Outgoing Chief of Defence Force Ng Chee Meng has confirmed that he will enter politics, pledging that he will consult widely, listen and have the humility to seek the best ideas from people.
Lieutenant-General Ng revealed his plans in a media interview yesterday before a full-regalia parade during which he handed over command to Major-General Perry Lim.
He said: "I have decided with the blessings of my family to step forward... to serve the Singapore where I grew up, giving me all the opportunities through our meritocratic system, which is not something that I've seen in many parts of the world.
"I'm indebted to Singapore and grateful for the opportunities."
LG Ng, 47, who is married with two daughters, said he holds closely to his heart the spirit of "yin shui si yuan" - the Chinese saying for remembering one's roots.
Playful boy who had happy childhood
Growing up in a family of five boys, Lieutenant-General Ng Chee Meng considered himself the naughtiest of the lot.
"I had a happy childhood and was very playful.
"My other brothers used to be more serious and studious," he told The Straits Times.
LG Ng is often associated with two of his brothers who, like him, served in the Singapore Armed Forces.
Older brother Chee Khern, 48, was the former air force chief and now Permanent Secretary (Defence Development), while younger brother Chee Peng, 45, stepped down as the navy chief last year and is now chief executive of the CPF Board. Both men had bagged the President's Scholarship.
LG Ng, 47, was awarded the Singapore Armed Forces Overseas Training Award.
While his journey started out differently from that of his two siblings, LG Ng went on to be a top gun in the air force as well as the head honcho of the SAF.
As a three-star general, he will be the highest-ranking officer to enter politics.
But politics was far from the outgoing defence chief's mind.
He said: "I had three options: Go back to the administrative service, join the private sector or set up social enterprise and provide social services.
"I never thought of politics... and was surprised when I was approached," said LG Ng, who volunteered in the Ang Mo Kio Family Service Centre for five years from 2009.
LG Ng hopes to be part of the "good politics and good leadership" that are "essential for Singapore and for all of us to have a brighter future".
He does not feel pressured when compared to former military men who are now in the Government, adding: "The responsibilities will be more front and centre than worrying about my reputation."
"When we have some success, take care of the rest. Make sure that we can create the same opportunities, if not better opportunities, for others and future generations to succeed," said LG Ng, who stepped down from the top military post after serving for 29 years.
Sources believe LG Ng will stand as a People's Action Party candidate and has the potential to become an office-holder.

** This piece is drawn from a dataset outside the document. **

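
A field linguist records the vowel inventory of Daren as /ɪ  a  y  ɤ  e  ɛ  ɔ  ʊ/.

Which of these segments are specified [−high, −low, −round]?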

They say he is likely to be fielded alongside Deputy Prime Minister Teo Chee Hean in the Pasir Ris-Punggol GRC.
Speaking separately to The Straits Times, the former air force chief said his family had concerns about being in the public eye and he took "two to three months" to make a decision. LG Ng added: "Ultimately my family gave me their blessings and I can continue my duty and service to the country."
If LG Ng does stand for the PAP in an election, widely tipped to be held next month, the three-star general will be the highest-ranking Singapore Armed Forces officer in the party.
For the 2011 election, labour chief and former army chief Chan Chun Sing stepped down as a major-general (two-star) while Social and Family Development Minister Tan Chuan-Jin retired as a brigadier- general (one-star) to join the PAP.
LG Ng said that he will enter politics with "eyes wide open", adding: "I'm well prepared after being in the SAF for so long. I think I have the leadership and organisation skills to add value if I'm called to serve in a new capacity."
Even with several former military officers in Government, LG Ng said each has his own views and group-think can be minimised.
He said he will continue to speak his mind and "do what is right". As defence chief, he recently led preparations for the Golden Jubilee National Day Parade and the state funeral of Singapore's founding Prime Minister Lee Kuan Yew.
He said the way Singaporeans united during the week of mourning for Mr Lee will be "an important and critical ingredient in our next lap together as Singaporeans".
Recapping his two years and eight months at its helm, LG Ng said the SAF is now in the "advanced stages" of its modernisation drive, adding: "I'm full of confidence in the next generation of commanders. They will carry on with the work. It was never about a single person in the SAF. We are always a command team."
In the speech he made at the parade, he said: "To all of you, my comrades in the SAF: You are the main source of my confidence, the strength of the SAF."
Defence Minister Ng Eng Hen yesterday thanked LG Ng for his leadership in a Facebook post, adding: "As a fighter pilot, a proven leader who advanced to helm the entire SAF, I am confident that he will do well in all he undertakes. As he did in the SAF, he has the ability to take Singapore further."